Spring Security Rules
- Use a single `SecurityFilterChain` bean; avoid multiple chains unless absolutely required.
- Enable default headers then override:
```java
@Bean
SecurityFilterChain filterChain(HttpSecurity http) throws Exception {
http
.headers(headers -> headers
.defaultsDisabled() // start from blank slate
.contentTypeOptions(Customizer.withDefaults())
.xssProtection(xss -> xss.block(true))
.frameOptions(frame -> frame.sameOrigin())
.referrerPolicy(ref -> ref.policy(ReferrerPolicy.SAME_ORIGIN))
.permissionsPolicy(perm -> perm.policy("geolocation=(), microphone=()"))
.crossOriginOpenerPolicy(coop -> coop.policy(CrossOriginOpenerPolicyPolicy.SAME_ORIGIN))
.httpStrictTransportSecurity(hsts -> hsts
.includeSubDomains(true)
.preload(true)
.maxAgeInSeconds(63072000))
.contentSecurityPolicy(csp -> csp
.policyDirectives("default-src 'self'; object-src 'none'; base-uri 'none'; frame-ancestors 'none';"))
);
return http.build();
}
```
- For REST-only services (no HTML), still set CSP with `default-src 'none'; frame-ancestors 'none';` to mitigate future UI addition without headers.

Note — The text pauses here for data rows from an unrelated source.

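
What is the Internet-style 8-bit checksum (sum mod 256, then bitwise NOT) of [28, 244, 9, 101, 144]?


Sum = 526 mod 256 = 14
Complement = 241

241


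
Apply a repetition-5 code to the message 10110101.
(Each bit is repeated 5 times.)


Each bit -> 5 copies

1111100000111111111100000111110000011111


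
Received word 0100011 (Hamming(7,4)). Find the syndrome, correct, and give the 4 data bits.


Syndrome = 3: error at position 3

Data: 1011 (corrected bit 3)


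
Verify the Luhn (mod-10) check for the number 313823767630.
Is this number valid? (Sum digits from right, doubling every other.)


Luhn sum = 56
56 mod 10 = 6

Invalid (Luhn sum mod 10 = 6)


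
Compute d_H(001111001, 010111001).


XOR: 011000000
Count of 1s: 2

2


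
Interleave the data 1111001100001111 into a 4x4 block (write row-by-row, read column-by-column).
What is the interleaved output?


Matrix:
  1111
  0011
  0000
  1111
Read columns: 1001100111011101

1001100111011101


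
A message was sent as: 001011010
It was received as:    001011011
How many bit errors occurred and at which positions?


XOR: 000000001

1 error(s) at position(s): 8


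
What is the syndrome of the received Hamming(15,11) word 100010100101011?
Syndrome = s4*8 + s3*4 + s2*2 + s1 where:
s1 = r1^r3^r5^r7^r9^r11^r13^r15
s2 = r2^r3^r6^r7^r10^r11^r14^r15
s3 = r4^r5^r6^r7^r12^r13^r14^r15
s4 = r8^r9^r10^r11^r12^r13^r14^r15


s1=0, s2=0, s3=1, s4=0

Syndrome = 4 (error at position 4)


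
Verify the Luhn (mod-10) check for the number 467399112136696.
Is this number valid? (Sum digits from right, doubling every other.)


Luhn sum = 72
72 mod 10 = 2

Invalid (Luhn sum mod 10 = 2)


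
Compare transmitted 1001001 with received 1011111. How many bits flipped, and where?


XOR: 0010110

3 error(s) at position(s): 2, 4, 5


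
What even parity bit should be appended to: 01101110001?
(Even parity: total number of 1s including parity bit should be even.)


Number of 1s in data: 6
Parity bit: 0

0


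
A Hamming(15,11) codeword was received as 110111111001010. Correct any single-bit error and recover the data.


Syndrome = 0: no error detected

Data: 01111001010 (no errors)


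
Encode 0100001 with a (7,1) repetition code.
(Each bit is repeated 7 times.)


Each bit -> 7 copies

0000000111111100000000000000000000000000001111111


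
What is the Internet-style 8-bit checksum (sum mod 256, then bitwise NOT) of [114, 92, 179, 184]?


Sum = 569 mod 256 = 57
Complement = 198

198


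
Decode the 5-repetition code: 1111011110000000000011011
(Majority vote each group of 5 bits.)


Groups: 11110, 11110, 00000, 00000, 11011
Majority votes: 11001

11001


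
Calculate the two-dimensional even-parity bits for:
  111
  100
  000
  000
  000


Row parities: 11000
Column parities: 011

Row P: 11000, Col P: 011, Corner: 0


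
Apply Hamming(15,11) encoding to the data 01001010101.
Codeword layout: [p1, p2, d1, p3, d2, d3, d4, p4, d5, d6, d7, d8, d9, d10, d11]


Parity bits: p1=1, p2=0, p3=1, p4=0

100110001010101


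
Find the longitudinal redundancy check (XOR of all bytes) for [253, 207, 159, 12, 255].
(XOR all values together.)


XOR chain: 253 ^ 207 ^ 159 ^ 12 ^ 255 = 94

94


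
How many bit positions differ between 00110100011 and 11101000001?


XOR: 11011100010
Count of 1s: 6

6


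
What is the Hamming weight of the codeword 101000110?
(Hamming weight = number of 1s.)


Counting 1s in 101000110

4


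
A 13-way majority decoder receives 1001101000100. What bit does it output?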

- Keep HSTS `max-age` ≥ 2 years (63072000 s) and enable `preload` once tests pass.
- When behind Cloudflare/Nginx, disable duplicate header emission using `headers().disable()` and delegate to proxy to avoid clashes.
Proxy / Reverse Proxy Rules
Nginx
- Add fallback headers in `server` block to catch static files bypassing Spring:
```nginx
add_header Strict-Transport-Security "max-age=63072000; includeSubDomains; preload" always;
add_header X-Content-Type-Options "nosniff" always;
add_header Referrer-Policy "same-origin" always;
add_header Permissions-Policy "geolocation=(), microphone=()" always;
```
- Use `more_clear_headers` (from `headers-more` module) to strip `Server` and `X-Powered-By`.
Cloudflare
- Create Transform Rules to inject headers for assets served directly from cache.

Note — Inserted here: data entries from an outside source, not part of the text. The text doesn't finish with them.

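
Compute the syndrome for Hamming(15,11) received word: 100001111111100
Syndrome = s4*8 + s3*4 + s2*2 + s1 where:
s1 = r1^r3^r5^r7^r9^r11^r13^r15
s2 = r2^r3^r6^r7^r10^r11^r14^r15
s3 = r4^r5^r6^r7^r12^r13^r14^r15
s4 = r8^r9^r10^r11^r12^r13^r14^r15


s1=1, s2=0, s3=0, s4=0

Syndrome = 1 (error at position 1)


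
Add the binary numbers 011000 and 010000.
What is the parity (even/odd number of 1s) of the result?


011000 = 24
010000 = 16
Sum = 40 = 101000
1s count = 2

even parity (2 ones in 101000)


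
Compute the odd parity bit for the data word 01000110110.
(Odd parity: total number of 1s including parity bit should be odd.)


Number of 1s in data: 5
Parity bit: 0

0


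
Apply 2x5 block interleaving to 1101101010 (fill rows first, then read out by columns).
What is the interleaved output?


Matrix:
  11011
  01010
Read columns: 1011001110

1011001110


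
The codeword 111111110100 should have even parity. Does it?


Number of 1s: 9

No, parity error (9 ones)


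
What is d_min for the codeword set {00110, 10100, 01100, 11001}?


Comparing all pairs, minimum distance: 2
Can detect 1 errors, correct 0 errors

2


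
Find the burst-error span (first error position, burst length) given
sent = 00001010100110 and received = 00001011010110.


XOR: 00000001110000

Burst at position 7, length 3


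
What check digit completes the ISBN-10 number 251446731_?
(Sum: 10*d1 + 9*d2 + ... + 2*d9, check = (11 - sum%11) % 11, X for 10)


Weighted sum: 194
194 mod 11 = 7

Check digit: 4


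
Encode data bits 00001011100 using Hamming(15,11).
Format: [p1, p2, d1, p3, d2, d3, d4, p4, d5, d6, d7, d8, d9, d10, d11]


Parity bits: p1=1, p2=1, p3=0, p4=0

110000001011100


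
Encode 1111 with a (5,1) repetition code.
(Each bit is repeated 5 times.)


Each bit -> 5 copies

11111111111111111111


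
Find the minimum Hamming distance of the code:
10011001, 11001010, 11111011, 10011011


Comparing all pairs, minimum distance: 1
Can detect 0 errors, correct 0 errors

1


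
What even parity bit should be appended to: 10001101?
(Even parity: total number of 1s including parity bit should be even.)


Number of 1s in data: 4
Parity bit: 0

0


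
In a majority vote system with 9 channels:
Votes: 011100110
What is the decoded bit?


Ones: 5 out of 9
Threshold: 5

1 (5/9 voted 1)


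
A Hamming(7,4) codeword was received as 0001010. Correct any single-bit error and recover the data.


Syndrome = 2: error at position 2

Data: 0010 (corrected bit 2)


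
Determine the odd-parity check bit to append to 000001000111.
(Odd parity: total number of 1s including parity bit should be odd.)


Number of 1s in data: 4
Parity bit: 1

1


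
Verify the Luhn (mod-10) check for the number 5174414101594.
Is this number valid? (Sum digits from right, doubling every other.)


Luhn sum = 54
54 mod 10 = 4

Invalid (Luhn sum mod 10 = 4)


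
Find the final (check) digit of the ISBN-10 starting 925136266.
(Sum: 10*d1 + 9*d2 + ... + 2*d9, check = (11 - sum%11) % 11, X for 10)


Weighted sum: 241
241 mod 11 = 10

Check digit: 1


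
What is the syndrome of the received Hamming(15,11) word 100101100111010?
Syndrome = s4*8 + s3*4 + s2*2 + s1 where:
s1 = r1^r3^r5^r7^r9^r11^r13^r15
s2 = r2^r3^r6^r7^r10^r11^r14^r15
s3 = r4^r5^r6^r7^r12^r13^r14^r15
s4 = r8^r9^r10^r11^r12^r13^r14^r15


s1=1, s2=1, s3=1, s4=0

Syndrome = 7 (error at position 7)


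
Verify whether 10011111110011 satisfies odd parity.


Number of 1s: 10

No, parity error (10 ones)


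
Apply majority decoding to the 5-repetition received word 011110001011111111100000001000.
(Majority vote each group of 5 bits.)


Groups: 01111, 00010, 11111, 11110, 00000, 01000
Majority votes: 101100

101100


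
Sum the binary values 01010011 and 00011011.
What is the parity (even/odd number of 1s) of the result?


01010011 = 83
00011011 = 27
Sum = 110 = 1101110
1s count = 5

odd parity (5 ones in 1101110)


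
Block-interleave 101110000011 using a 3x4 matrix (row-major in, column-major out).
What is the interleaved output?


Matrix:
  1011
  1000
  0011
Read columns: 110000101101

110000101101


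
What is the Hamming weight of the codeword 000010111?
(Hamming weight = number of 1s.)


Counting 1s in 000010111

4


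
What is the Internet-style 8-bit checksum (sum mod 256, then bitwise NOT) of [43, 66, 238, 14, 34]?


Sum = 395 mod 256 = 139
Complement = 116

116


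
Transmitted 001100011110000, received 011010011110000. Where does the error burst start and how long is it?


XOR: 010110000000000

Burst at position 1, length 4


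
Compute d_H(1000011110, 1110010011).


XOR: 0110001101
Count of 1s: 5

5


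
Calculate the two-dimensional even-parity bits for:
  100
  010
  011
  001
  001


Row parities: 11011
Column parities: 101

Row P: 11011, Col P: 101, Corner: 0


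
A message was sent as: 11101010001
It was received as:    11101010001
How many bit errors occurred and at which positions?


XOR: 00000000000

0 errors (received matches sent)


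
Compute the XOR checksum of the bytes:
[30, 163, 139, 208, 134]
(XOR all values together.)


XOR chain: 30 ^ 163 ^ 139 ^ 208 ^ 134 = 96

96


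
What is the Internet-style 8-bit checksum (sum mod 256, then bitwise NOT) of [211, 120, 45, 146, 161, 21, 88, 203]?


Sum = 995 mod 256 = 227
Complement = 28

28


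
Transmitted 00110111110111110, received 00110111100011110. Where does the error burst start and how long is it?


XOR: 00000000010100000

Burst at position 9, length 3


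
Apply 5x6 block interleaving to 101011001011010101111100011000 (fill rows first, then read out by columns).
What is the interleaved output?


Matrix:
  101011
  001011
  010101
  111100
  011000
Read columns: 100100011111011001101100011100

100100011111011001101100011100


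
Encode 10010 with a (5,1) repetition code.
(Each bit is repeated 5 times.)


Each bit -> 5 copies

1111100000000001111100000


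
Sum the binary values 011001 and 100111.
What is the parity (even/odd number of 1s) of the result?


011001 = 25
100111 = 39
Sum = 64 = 1000000
1s count = 1

odd parity (1 ones in 1000000)


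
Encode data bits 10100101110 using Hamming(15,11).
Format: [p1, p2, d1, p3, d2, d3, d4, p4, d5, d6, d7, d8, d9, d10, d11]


Parity bits: p1=0, p2=0, p3=0, p4=0

001001000101110


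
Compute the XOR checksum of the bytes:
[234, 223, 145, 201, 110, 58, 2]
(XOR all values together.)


XOR chain: 234 ^ 223 ^ 145 ^ 201 ^ 110 ^ 58 ^ 2 = 59

59


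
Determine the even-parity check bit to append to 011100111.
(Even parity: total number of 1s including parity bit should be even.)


Number of 1s in data: 6
Parity bit: 0

0


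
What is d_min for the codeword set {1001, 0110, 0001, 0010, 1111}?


Comparing all pairs, minimum distance: 1
Can detect 0 errors, correct 0 errors

1


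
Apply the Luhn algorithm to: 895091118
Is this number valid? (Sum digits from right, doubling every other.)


Luhn sum = 44
44 mod 10 = 4

Invalid (Luhn sum mod 10 = 4)


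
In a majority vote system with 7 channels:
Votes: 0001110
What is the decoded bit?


Ones: 3 out of 7
Threshold: 4

0 (3/7 voted 1)


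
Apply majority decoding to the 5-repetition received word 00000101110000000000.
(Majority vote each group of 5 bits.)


Groups: 00000, 10111, 00000, 00000
Majority votes: 0100

0100


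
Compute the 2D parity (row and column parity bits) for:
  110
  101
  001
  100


Row parities: 0011
Column parities: 110

Row P: 0011, Col P: 110, Corner: 0


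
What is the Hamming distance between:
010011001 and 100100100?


XOR: 110111101
Count of 1s: 7

7


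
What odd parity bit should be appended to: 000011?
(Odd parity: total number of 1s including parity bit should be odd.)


Number of 1s in data: 2
Parity bit: 1

1


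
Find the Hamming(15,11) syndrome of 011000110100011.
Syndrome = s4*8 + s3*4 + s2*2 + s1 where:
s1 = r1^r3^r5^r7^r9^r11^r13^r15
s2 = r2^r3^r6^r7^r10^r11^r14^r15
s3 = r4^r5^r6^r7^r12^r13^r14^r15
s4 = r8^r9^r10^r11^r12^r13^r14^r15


s1=1, s2=0, s3=1, s4=0

Syndrome = 5 (error at position 5)


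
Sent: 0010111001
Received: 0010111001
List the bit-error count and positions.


XOR: 0000000000

0 errors (received matches sent)


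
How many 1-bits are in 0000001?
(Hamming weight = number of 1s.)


Counting 1s in 0000001

1


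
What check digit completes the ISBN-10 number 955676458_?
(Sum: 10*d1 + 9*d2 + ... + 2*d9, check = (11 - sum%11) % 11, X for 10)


Weighted sum: 336
336 mod 11 = 6

Check digit: 5


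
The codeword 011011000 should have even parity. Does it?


Number of 1s: 4

Yes, parity is correct (4 ones)


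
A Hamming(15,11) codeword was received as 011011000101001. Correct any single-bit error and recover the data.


Syndrome = 11: error at position 11

Data: 11100111001 (corrected bit 11)


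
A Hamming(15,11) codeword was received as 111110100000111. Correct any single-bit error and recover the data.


Syndrome = 10: error at position 10

Data: 11010100111 (corrected bit 10)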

- Enable **Automatic HTTPS Rewrites** to complement HSTS.
Testing
- Unit test header constants: ensure they match official names with regex `^[A-Z][a-zA-Z-]+$`.
- Integration test with Spring MockMvc:
```java
mockMvc.perform(get("/actuator/health").secure(true))
.andExpect(header().string("X-Content-Type-Options", "nosniff"));
```
- Pipeline step: `npx @securityheaders/cli https://staging.example.com --fail-on-grade < A`.
Performance
- Cache header definitions in an unmodifiable map; lookup by `HeaderName` enum ordinal for O(1) performance.
- For high-throughput APIs, precompute CSP string once instead of rebuilding per request.
DevSecOps & Automation
- Jenkinsfile snippet:
```groovy
stage('Security Headers') {
steps {
sh 'docker run --rm securityheadersio/scanner $STAGING_URL --exit-code-on "missing,low"'
}
}
```
- If any scanner fails, block merge via GitHub Status.
Documentation & Maintenance
- Maintain a markdown `SECURITY_HEADERS.md` listing each header, its rationale, and last review date.
- Schedule quarterly review using OWASP cheat sheet updates.
- Deprecate legacy headers via feature flags with a 2-release sunset period.